Modded consoles have been cited as an avenue for video game piracy, both by allowing unauthorized copies to be played, and by circumventing DRM. Legal homebrew video games and backup copies can be played on modified systems, but the argument of piracy remains. A notable example of console modding is the original Microsoft Xbox, of which tutorials still exist to this day. By introducing softmod installation files via one of the four controller ports, players could overhaul the system UI, install and play games directly off the internal hard disk drive, and even play TV shows and movies on the console. Some softmods even re-enable online play on the original Xbox, despite the first incarnation of Xbox Live having shut down in 2010. A handful of hardmod techniques also exist for the original Xbox, enabling hardware additions and upgrades to non-stock components.
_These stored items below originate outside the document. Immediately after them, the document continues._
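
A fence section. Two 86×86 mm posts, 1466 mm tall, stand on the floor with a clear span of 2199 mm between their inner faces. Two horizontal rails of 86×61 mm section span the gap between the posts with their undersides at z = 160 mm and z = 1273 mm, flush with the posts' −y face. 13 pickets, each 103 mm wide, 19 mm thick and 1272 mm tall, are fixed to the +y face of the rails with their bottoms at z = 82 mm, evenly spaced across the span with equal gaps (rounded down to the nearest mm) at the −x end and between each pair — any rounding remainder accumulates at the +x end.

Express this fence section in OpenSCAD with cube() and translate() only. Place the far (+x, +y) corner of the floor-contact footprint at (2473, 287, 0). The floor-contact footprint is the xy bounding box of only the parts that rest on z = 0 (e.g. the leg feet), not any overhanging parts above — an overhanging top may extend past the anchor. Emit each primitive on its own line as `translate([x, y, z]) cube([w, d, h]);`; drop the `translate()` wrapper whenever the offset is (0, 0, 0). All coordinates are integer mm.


translate([102, 201, 0]) cube([86, 86, 1466]);
translate([2387, 201, 0]) cube([86, 86, 1466]);
translate([188, 201, 160]) cube([2199, 86, 61]);
translate([188, 201, 1273]) cube([2199, 86, 61]);
translate([249, 287, 82]) cube([103, 19, 1272]);
translate([413, 287, 82]) cube([103, 19, 1272]);
translate([577, 287, 82]) cube([103, 19, 1272]);
translate([741, 287, 82]) cube([103, 19, 1272]);
translate([905, 287, 82]) cube([103, 19, 1272]);
translate([1069, 287, 82]) cube([103, 19, 1272]);
translate([1233, 287, 82]) cube([103, 19, 1272]);
translate([1397, 287, 82]) cube([103, 19, 1272]);
translate([1561, 287, 82]) cube([103, 19, 1272]);
translate([1725, 287, 82]) cube([103, 19, 1272]);
translate([1889, 287, 82]) cube([103, 19, 1272]);
translate([2053, 287, 82]) cube([103, 19, 1272]);
translate([2217, 287, 82]) cube([103, 19, 1272]);


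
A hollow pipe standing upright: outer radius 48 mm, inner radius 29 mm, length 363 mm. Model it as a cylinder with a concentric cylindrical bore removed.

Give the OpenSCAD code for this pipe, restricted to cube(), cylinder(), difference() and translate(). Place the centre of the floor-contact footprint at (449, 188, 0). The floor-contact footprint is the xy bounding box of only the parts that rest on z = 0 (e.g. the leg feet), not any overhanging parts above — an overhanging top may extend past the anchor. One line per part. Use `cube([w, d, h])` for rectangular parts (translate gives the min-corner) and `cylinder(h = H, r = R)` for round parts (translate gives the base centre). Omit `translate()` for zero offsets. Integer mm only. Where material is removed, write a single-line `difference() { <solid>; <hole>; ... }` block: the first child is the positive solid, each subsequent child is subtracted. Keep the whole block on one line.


difference() { translate([449, 188, 0]) cylinder(h = 363, r = 48); translate([449, 188, 0]) cylinder(h = 363, r = 29); }


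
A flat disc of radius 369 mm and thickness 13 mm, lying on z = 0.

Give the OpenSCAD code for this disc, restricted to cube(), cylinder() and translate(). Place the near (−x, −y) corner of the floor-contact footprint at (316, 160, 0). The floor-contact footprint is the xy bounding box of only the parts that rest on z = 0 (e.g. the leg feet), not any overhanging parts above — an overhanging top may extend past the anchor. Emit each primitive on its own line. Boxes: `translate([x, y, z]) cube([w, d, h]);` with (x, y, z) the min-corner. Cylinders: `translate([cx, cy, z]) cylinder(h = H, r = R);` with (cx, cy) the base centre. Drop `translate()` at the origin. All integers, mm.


translate([685, 529, 0]) cylinder(h = 13, r = 369);


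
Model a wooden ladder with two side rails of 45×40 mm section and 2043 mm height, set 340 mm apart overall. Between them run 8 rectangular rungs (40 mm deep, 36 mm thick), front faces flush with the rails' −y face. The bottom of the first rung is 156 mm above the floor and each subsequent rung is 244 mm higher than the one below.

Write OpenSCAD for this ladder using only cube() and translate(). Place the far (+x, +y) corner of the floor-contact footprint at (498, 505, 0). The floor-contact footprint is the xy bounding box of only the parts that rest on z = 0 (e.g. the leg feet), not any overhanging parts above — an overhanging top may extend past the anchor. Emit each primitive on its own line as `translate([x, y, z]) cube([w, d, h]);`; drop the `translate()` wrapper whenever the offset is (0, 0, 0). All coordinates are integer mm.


translate([158, 465, 0]) cube([45, 40, 2043]);
translate([453, 465, 0]) cube([45, 40, 2043]);
translate([203, 465, 156]) cube([250, 40, 36]);
translate([203, 465, 400]) cube([250, 40, 36]);
translate([203, 465, 644]) cube([250, 40, 36]);
translate([203, 465, 888]) cube([250, 40, 36]);
translate([203, 465, 1132]) cube([250, 40, 36]);
translate([203, 465, 1376]) cube([250, 40, 36]);
translate([203, 465, 1620]) cube([250, 40, 36]);
translate([203, 465, 1864]) cube([250, 40, 36]);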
Companies such as Nintendo have coordinated with law enforcement agencies to track down and seize modchips for their consoles, such as in the 2007 Operation Tangled Web. The same year, Nintendo also began a crackdown against merchants of R4 flash cartridges, which could be used to play pirated ROMs on the Nintendo DS. In 2009, the device was declared illegal to sell or import into Japan, among other countries. In 2018, a man was arrested in the United Kingdom, for allegedly running a Nintendo Switch modding operation out of his house. Furthermore, in 2020, two prominent members of the hacking group Team Xecuter were arrested and indicted by the Department of Justice. The indictment detailed their creation of modded consoles, which were "designed to be circumvention devices that had the purpose of allowing users to play pirated ROMs."